Desde fines de 2019 en adelante, la izquierda radical, apoderada del diagnóstico trágico sobre los últimos treinta años, se dedicó a socavar –por las buenas y por las malas– nuestra institucionalidad. Este ejercicio se vio en el Congreso con acusaciones constitucionales que pretendieron destituir a toda autoridad que quisiera imponer algún nivel de orden, incluido el Presidente de la República, el chantaje de toda la izquierda al primer mandatario con su declaración pública de 12 de noviembre exigiendo asamblea constituyente y lo hizo acompañada por una centro izquierda que dejó su característica moderación para convertirse en simple comparsa. Paralelamente, su croquis de país tuvo efecto electoral. Fue así que –con total desparpajo– se atribuyeron el 80% de la opción “apruebo” en el plebiscito de 2020. Y sirvió, además, para construir un organigrama que permitió que esa misma izquierda se quedara con una amplia mayoría de los escaños de la Convención Constitucional y lograra un abultado triunfo en la elección municipal.
Pero la ciudadanía seguía atenta mirando cómo las promesas de cambio sólo significaban aumento de la delincuencia y la violencia, alejamiento de las inversiones, fuga de dinero al extranjero, devaluación del país ante la mirada internacional, polarización y radicalización de la política.
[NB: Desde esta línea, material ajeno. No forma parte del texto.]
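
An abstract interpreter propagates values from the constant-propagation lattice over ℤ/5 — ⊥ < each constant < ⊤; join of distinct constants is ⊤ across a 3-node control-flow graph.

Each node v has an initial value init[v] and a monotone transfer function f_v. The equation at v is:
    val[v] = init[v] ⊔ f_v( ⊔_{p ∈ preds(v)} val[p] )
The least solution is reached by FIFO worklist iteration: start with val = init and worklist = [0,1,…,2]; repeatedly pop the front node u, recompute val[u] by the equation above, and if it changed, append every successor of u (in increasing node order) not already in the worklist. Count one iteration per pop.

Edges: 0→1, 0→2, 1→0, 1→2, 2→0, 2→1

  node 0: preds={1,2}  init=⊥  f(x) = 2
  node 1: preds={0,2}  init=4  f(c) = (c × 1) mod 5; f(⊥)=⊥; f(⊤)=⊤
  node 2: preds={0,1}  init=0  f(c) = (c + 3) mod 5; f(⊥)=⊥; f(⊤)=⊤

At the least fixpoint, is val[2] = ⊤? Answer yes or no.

Iteration log — 5 steps:
  step 1. node 0  ⊔preds=⊤  new=2  old=⊥  +wl: 
  step 2. node 1  ⊔preds=⊤  new=⊤  old=4  +wl: 0
  step 3. node 2  ⊔preds=⊤  new=⊤  old=0  +wl: 1
  step 4. node 0  ⊔preds=⊤  new=2  stable
  step 5. node 1  ⊔preds=⊤  new=⊤  stable

Least fixpoint reached:
  node 0: 2
  node 1: ⊤
  node 2: ⊤

yes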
Mientras el Congreso debilitaba el estado de derecho aprobando normas inconstitucionales y buscando cogobernar de facto, la Convención Constitucional se comportaba como un tribunal jacobino intentando escribir una Constitución a la pinta de la extrema izquierda faltando al mandato ofrecido de construir “la casa de todos”. Dicho de otro modo, la sociedad notó que las izquierdas que venían consiguiéndolo todo no supieron ganar. Sus triunfos electorales logrados en virtud del relato que diseminaron, lejos de la utopía que ofrecían, solo trajeron una anomia que –traducida en saqueos y piromanía– han convertido a Chile en una película del lejano oeste, poniendo en riesgo todo aquello que el país ha logrado.
La gente entonces le quitó el respaldo a las intenciones refundacionales porque paulatinamente fue entendiendo de qué se trata y en qué consiste el camino de incertidumbre hacia el que pretenden conducirnos. La lógica del “todo vale” a la que hemos asistido desde hace algún tiempo ha sido castigada por la ciudadanía el domingo 21 pasado, tanto en la elección parlamentaria como en la presidencial. Así se explica el equilibrio de fuerzas con que quedará conformado el próximo parlamento. Simetría que ni siquiera cuando imperaba el sistema binominal se había logrado en el Senado. Como también que José Antonio Kast se impusiera por sobre Gabriel Boric, tanto en el norte como en el sur del país, incluyendo la mayoría de las comunas más pobres. Ante el eje orden versus refundación, claramente el gran derrotado es este último. Hasta ahora, en medio de este Chile bipolar, todo indica que la revuelta de octubre que pretendía devenir en revolución, ha comenzado a evaporarse. ¡Enhorabuena!